Well-equipped biology laboratories provide technical capabilities and vitro testing platforms to study the interaction of nanomaterials with biological systems:

  • Cell culture facilities and wide range of in vitro assays (MTT, Colony forming Efficiency, Non-invasive ECIS impedance spectroscopy)
  • Fluorescence Microscopy, High-Content Imaging analysis, confocal microscopy
  • Molecular-biological facilities incl. a transcriptomics and PCR platforms


Micro-fabrication of bio-functional surfaces and biomolecular interaction studies.

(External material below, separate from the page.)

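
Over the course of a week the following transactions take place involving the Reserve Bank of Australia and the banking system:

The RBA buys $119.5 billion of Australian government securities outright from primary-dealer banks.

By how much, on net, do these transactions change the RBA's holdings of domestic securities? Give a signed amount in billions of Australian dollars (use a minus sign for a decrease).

+$119.5 billion

OMO purchase (from banks) $119.5 billion: securities added to the RBA's portfolio → +$119.5B.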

The laboratory's microfabrication platform provides access to a clean room class ISO 7/6 for development of bio-functional surfaces and biomolecular studies:

  • Biomolecular interaction studies, characterisation of antibodies and antigens, bio-interface characterisation (SPR, QCM, CD, ITC). 
  • Surface functionalisation and controlled immobilisation of proteins for optimized cell culturing and molecular detection
  • Gold and titanium thin film deposition
  • Classical thiol and silane chemistries for surface modification
  • Polymer deposition by plasma polymerisation
  • Photolithography
  • Microspotting / Micro contact printing of biomolecules.